High-resolution magnetic resonance imaging (MRI) machines can work better by changing the structure of radio probes from coils to antennas.
How can you make a high-frequency MRI machine more precise? By taking an electrical engineering approach to creating a better, uniform magnetic field.
In a new study published in Transactions on Microwave Theory and Techniques, researchers have discovered that radio frequency probes with structures inspired by microstrip patch antennas increase MRI resolution in high-frequency MRI machines, when compared to conventional surface coils used now.
“When frequencies become higher, wavelengths become shorter, and your magnetic field loses uniformity,” says Elena Semouchkina, an associate professor of electrical and computer engineering at Michigan Tech. “Uniformity is important for high resolution images, so we proposed a new approach to developing these probes.”
Semouchkina explains that kind of antenna that you see on the top of a building isn’t quite the same thing used here, but instead, the team’s design was inspired by microstrip patch antenna (MPA). The design is relatively simple: MPAs are made of a flat piece of metal grounded by a larger piece of metal. They’re cheap, simple, and easy to make, which is why they’re so often used in telecommunications.

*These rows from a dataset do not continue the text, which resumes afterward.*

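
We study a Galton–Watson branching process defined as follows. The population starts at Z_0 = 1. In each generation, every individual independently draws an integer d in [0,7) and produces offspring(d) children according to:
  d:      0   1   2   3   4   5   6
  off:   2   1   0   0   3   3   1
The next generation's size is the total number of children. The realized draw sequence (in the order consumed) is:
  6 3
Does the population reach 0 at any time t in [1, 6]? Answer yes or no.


yes

gen 0: Z_0=1, draws=[6], offspring=[1], Z_1=1
gen 1: Z_1=1, draws=[3], offspring=[0], Z_2=0
gen 2: Z_2=0, draws=[], offspring=[], Z_3=0
gen 3: Z_3=0, draws=[], offspring=[], Z_4=0
gen 4: Z_4=0, draws=[], offspring=[], Z_5=0
gen 5: Z_5=0, draws=[], offspring=[], Z_6=0


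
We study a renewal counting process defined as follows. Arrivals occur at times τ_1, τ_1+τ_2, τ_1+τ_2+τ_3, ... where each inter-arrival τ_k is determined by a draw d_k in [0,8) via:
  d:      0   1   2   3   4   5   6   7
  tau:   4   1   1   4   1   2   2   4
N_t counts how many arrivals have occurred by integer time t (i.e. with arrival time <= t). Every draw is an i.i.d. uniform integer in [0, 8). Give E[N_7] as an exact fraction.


5831091/2097152

Inter-arrival values over d=0..7: [4, 1, 1, 4, 1, 2, 2, 4]
Each d has probability 1/8, so the pmf of τ is: f(1) = 3/8, f(2) = 1/4, f(4) = 3/8
Renewal equation for m(n) = E[N_n]: condition on τ_1 = k (if k <= n, one arrival plus a fresh copy on the remaining n−k steps): m(n) = F(n) + Σ_{k<=n} f(k)·m(n−k), where F(n) = P(τ <= n) and m(0) = 0
m(1) = F(1) = 3/8
m(2) = F(2) + f(1)·m(1) = 5/8 + 3/8·3/8 = 49/64
m(3) = F(3) + f(1)·m(2) + f(2)·m(1) = 5/8 + 3/8·49/64 + 1/4·3/8 = 515/512
m(4) = F(4) + f(1)·m(3) + f(2)·m(2) = 1 + 3/8·515/512 + 1/4·49/64 = 6425/4096
m(5) = F(5) + f(1)·m(4) + f(2)·m(3) + f(4)·m(1) = 1 + 3/8·6425/4096 + 1/4·515/512 + 3/8·3/8 = 64891/32768
m(6) = F(6) + f(1)·m(5) + f(2)·m(4) + f(4)·m(2) = 1 + 3/8·64891/32768 + 1/4·6425/4096 + 3/8·49/64 = 634881/262144
m(7) = F(7) + f(1)·m(6) + f(2)·m(5) + f(4)·m(3) = 1 + 3/8·634881/262144 + 1/4·64891/32768 + 3/8·515/512 = 5831091/2097152
E[N_7] = m(7) = 5831091/2097152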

MRIs work by issuing radio frequency pulses in a magnetic field via probes with coils or bird-cage like structures. That’s then used to create an image.
But those conventional coils have frequency limits: too high and they can’t create uniformed magnetic fields at the volume researchers need.
MPAs are an alternative where waves oscillate in the cavity formed between the patch and ground plane electrodes, which are accompanied by currents in the patch electrode and, respectively, oscillating magnetic fields around the patch, providing a magnetic field that is both even and strong.
“While the complexity of birdcage coils increases with the increase in operation frequency, patch-based probes can provide quality performance in the higher microwave range while still having a relatively simple structure,” Semouchkina says. They also showed smaller radiation losses, making them competitive with, even better, than conventional coils.
Because of the damage high-frequency radio waves cause to humans, the study was limited to high frequency machines–not the metal tube that we’re used to seeing in hospitals and medical centers. Humans can only sustain frequencies up to seven Teslas, but ultrahigh fields up to 21.1 Teslas can be used in testing on animal models, and in tissue samples.
Semouchkina is already known for her work involving invisibility cloaks, which involve redirecting electromagnetic waves around an area to hide an object. “We use some of the same approaches that we developed in cloaking devices here, like making antenna smaller,” she said.
This study was conducted with Navid P. Gandji and George Semouchkin of Michigan Tech and Gangchea Lee, Thomas Neubereger and Micheal Lanagan of Pennsylvnia State University. The team’s next step is to keep applying electrical engineering to modify those probes to make them work better, and to further expand the possibilities for high-frequency MRI machines, and the images they create.